Pro Portfolio: East meets West in an updated Calabasas ranch house
On Mondays we post a new home whose design is presented in the architect's or designer's own words. This week:
Contractor: Mark Sapiro, Structure Home, Woodland Hills
Design consultant: Coryne Lovick, Lovick Design, Santa Monica
Project location: Calabasas
Project's goal: To build a home to suit the needs of my wife and me, utilizing a fresh, new architectural style with an open floor plan for entertaining and no wasted space.
Contractor's description: I chose one of my preferred architects, Eric Zuziak of JZMK Partners, to help design the residence.
With an eye toward environmentally friendly construction, the project included deconstruction of the existing structure. Building components were carefully dismantled for reuse, recycling and waste management and donated to Habitat for Humanity for resale.
The new home has many features using the latest energy-efficient materials, including 100% natural cellulose fiber insulation made from recycled newspapers that was blown into the walls for optimal sound and thermal insulation.
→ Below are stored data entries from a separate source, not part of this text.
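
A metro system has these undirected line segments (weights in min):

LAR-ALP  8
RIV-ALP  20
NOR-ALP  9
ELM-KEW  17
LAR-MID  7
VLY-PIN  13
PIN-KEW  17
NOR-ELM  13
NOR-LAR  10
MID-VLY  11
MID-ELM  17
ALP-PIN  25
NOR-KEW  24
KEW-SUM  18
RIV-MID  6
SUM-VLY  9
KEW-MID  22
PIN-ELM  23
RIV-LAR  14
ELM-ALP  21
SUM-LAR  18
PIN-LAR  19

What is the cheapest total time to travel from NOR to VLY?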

Special plywood roof sheathing with a foil radiant backing that reflects the sun's heat was used to lower interior temperatures. In-line tankless water heaters were installed to reduce energy consumption and supply hot water on demand.
An energy-saving lighting control system was installed, with digital technology that allows individual programming of all lighting in the home by software accessed by personal computer. An integrated whole-house entertainment management system allows access to television, music, photos and the Internet from eight separate in-wall or remote locations throughout the home.
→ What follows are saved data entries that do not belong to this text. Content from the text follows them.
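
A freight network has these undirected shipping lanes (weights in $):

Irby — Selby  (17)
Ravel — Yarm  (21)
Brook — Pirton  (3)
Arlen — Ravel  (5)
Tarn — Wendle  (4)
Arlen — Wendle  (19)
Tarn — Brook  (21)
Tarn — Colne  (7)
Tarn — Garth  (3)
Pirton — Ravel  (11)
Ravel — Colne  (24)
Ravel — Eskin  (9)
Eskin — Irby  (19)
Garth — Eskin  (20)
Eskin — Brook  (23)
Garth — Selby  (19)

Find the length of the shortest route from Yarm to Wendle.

$45

Candidate routes:
Yarm–Ravel–Eskin–Garth–Tarn–Wendle: 21+9+20+3+4 = 57
Yarm–Ravel–Colne–Tarn–Wendle: 21+24+7+4 = 56
Yarm–Ravel–Arlen–Wendle: 21+5+19 = 45
The minimum is $45 via Yarm–Ravel–Arlen–Wendle.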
Keep reading for more photos and details on the house ...
A walkway leads visitors past peaceful fountains to the front door of the updated and expanded ranch house, which incorporates standing-seam metal and concrete roofs.
In the front door, panels of copper-colored dupioni silk, sandwiched between panes of glass, filter sunlight and provide privacy. Blue Mist limestone and Douglas fir were used throughout the house to ensure flow and continuity.
African anigre, a hardwood, was used on the large wall at left, which displays a large piece of artwork by Gordon Huether. The room also features art and artifacts acquired on trips abroad; the large statue at the rear is a 19th century Buddha from Bangkok.
The massive custom bi-pass doors stack and slide into a pocket, creating a large space for indoor-outdoor entertaining. The loggia's Douglas fir overhang provides shelter year-round.
The fireplace at right warms the loggia on cool evenings. The tan stone on the fireplace and exterior of the house is from Arnold Stone.
In the kitchen, Douglas fir was used for the cabinets and zebrawood for the base of the island, which is topped with chocolate leather granite. The freezer and refrigerator are by Viking.
Dupioni silk lanterns flank the brown linen headboard in the master bedroom. The artwork at right is by Laddie John Dill.
Lucite doors keep out dust and protect clothing in the large, custom-fitted closet off the master bedroom. Blue Mist and Pierre Brun limestone top the island, which has drawers on two sides.
A custom teak vanity with a back-lit mirror is complemented with a Japanese-style soaking tub by Zuma Collection in the master bathroom. The large walk-in shower has sand-blasted glass pocket doors as well as awning windows, positioned for privacy while allowing views to the outside.
A custom bamboo spiral staircase leads to the 250-square-foot yoga loft. The zebrawood cabinets at left hold linens and display of brass monks from Bangkok.
Bamboo was used for the floor of the loft, which is used for yoga and Pilates classes. The custom rail was fashioned after an Asian screen.